With potentially more upside, is the Reds other 2nd overall pick, this time in 2017 out of high school in California, Hunter Greene. Greene possesses great athleticism for a high school right-handed pitcher, as he also was a viable draft candidate as a plus hitting shortstop. But the Reds have already told Greene that they see him as a pitcher, as they cannot ignore his ace potential. Greene’s fastball is sitting 96-98 MPH, tops out at 100 MPH, and he backs it up with an impressive slider that the industry already has projected to a 60. With all of his youth and athleticism and arm action, the industry also has no problem projecting the change-up to an above average MLB pitch as well. Greene is a teen aged pitcher, so it’s important not to start punching his ticket to the hall-of-fame just yet, but he sure looks to be on the fast-track to being a top 3 pitcher in all of the minor leagues by year’s end.
With a touch less upside than Greene, and less safety in the profile than Senzel, former prep OF Taylor Trammell has made himself into a top prospect in his own right. A Reds 2016 comp pick, Trammell’s biggest tool is his 70-grade speed, but he will also bring good pop and play CF. He is still strikeout prone but honed his bat to ball skills in a big way last year and is probably one of the more underrated prospects in the game right now.
The rest of the Reds system is deep in talent.

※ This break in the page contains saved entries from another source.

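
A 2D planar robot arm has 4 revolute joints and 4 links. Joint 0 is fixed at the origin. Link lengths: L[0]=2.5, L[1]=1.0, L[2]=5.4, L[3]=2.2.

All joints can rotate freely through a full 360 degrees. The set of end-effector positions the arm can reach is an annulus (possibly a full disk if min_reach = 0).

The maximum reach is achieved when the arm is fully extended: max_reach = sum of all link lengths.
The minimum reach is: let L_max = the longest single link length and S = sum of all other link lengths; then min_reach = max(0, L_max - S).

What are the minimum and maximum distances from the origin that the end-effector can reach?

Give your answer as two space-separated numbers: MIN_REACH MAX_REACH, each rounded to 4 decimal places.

Link lengths: [2.5, 1.0, 5.4, 2.2]
max_reach = 2.5 + 1 + 5.4 + 2.2 = 11.1
L_max = max([2.5, 1.0, 5.4, 2.2]) = 5.4
S (sum of others) = 11.1 - 5.4 = 5.7
min_reach = max(0, 5.4 - 5.7) = max(0, -0.3) = 0

Answer: 0.0000 11.1000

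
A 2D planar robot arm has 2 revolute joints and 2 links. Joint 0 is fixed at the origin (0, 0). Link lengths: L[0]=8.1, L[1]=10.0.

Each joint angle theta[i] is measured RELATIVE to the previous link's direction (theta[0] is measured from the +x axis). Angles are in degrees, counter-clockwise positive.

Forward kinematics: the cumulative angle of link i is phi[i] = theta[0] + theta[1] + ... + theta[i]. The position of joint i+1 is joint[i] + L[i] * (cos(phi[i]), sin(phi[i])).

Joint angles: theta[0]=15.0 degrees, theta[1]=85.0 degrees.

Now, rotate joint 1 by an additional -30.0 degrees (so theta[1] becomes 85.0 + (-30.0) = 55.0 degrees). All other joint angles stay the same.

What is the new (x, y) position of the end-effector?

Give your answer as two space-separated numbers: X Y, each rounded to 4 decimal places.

joint[0] = (0.0000, 0.0000)  (base)
link 0: phi[0] = 15 = 15 deg
  cos(15 deg) = 0.9659, sin(15 deg) = 0.2588
  joint[1] = (0.0000, 0.0000) + 8.1 * (0.9659, 0.2588) = (0.0000 + 7.8240, 0.0000 + 2.0964) = (7.8240, 2.0964)
link 1: phi[1] = 15 + 55 = 70 deg
  cos(70 deg) = 0.3420, sin(70 deg) = 0.9397
  joint[2] = (7.8240, 2.0964) + 10 * (0.3420, 0.9397) = (7.8240 + 3.4202, 2.0964 + 9.3969) = (11.2442, 11.4934)
End effector: (11.2442, 11.4934)

Answer: 11.2442 11.4934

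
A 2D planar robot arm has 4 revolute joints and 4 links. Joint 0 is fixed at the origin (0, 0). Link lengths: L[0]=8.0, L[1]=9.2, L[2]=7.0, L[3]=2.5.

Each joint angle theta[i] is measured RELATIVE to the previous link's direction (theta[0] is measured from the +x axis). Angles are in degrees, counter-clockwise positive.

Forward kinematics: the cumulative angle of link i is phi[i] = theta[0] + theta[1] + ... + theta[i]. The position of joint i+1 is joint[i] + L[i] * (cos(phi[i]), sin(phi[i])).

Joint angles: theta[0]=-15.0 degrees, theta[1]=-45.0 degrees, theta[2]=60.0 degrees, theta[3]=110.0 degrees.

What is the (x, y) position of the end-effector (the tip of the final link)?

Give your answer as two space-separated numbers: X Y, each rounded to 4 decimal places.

Answer: 18.4724 -7.6888

Derivation:
joint[0] = (0.0000, 0.0000)  (base)
link 0: phi[0] = -15 = -15 deg
  cos(-15 deg) = 0.9659, sin(-15 deg) = -0.2588
  joint[1] = (0.0000, 0.0000) + 8 * (0.9659, -0.2588) = (0.0000 + 7.7274, 0.0000 + -2.0706) = (7.7274, -2.0706)
link 1: phi[1] = -15 + -45 = -60 deg
  cos(-60 deg) = 0.5000, sin(-60 deg) = -0.8660
  joint[2] = (7.7274, -2.0706) + 9.2 * (0.5000, -0.8660) = (7.7274 + 4.6000, -2.0706 + -7.9674) = (12.3274, -10.0380)
link 2: phi[2] = -15 + -45 + 60 = 0 deg
  cos(0 deg) = 1.0000, sin(0 deg) = 0.0000
  joint[3] = (12.3274, -10.0380) + 7 * (1.0000, 0.0000) = (12.3274 + 7.0000, -10.0380 + 0.0000) = (19.3274, -10.0380)
link 3: phi[3] = -15 + -45 + 60 + 110 = 110 deg
  cos(110 deg) = -0.3420, sin(110 deg) = 0.9397
  joint[4] = (19.3274, -10.0380) + 2.5 * (-0.3420, 0.9397) = (19.3274 + -0.8551, -10.0380 + 2.3492) = (18.4724, -7.6888)
End effector: (18.4724, -7.6888)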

On the hitting side, Shed Long offers good pop for a second base prospect, Jesse Winker is getting his big opportunity to show MLB average power to go with his plus hit tool and solid plate approach, and Jose Siri is a 2012 international signee that started putting his impressive tools together last season. The Reds have made significant investments in Cuba, as they gave both Vladimir Gutierrez, a flame-throwing right-hander, and Jose Israel Garcia a 19 year old middle-infield prospect significant signing bonuses in the last couple of years. If this system is deep in one thing as well, it’s big-time velocity. Tanner Rainey, Jimmy Herget, Tony Santillan, and Keury Mella all throw very hard, though only Santillan has a chance to start.
The Reds system is deep in talent, but there seems to be a gap in the development process whereby the high-end talent, which remains in copious amounts really everywhere throughout this organization, reaches it’s full potential. And really, whether looking at bats like Peraza and Hamilton, or arms like Cody Reed and Robert Stephenson, the issue appears to be on both sides of the ball. For that reason, the Cincinnati Reds rank 19th out of 30 MLB teams, when looking at overall franchise health for the near and medium term.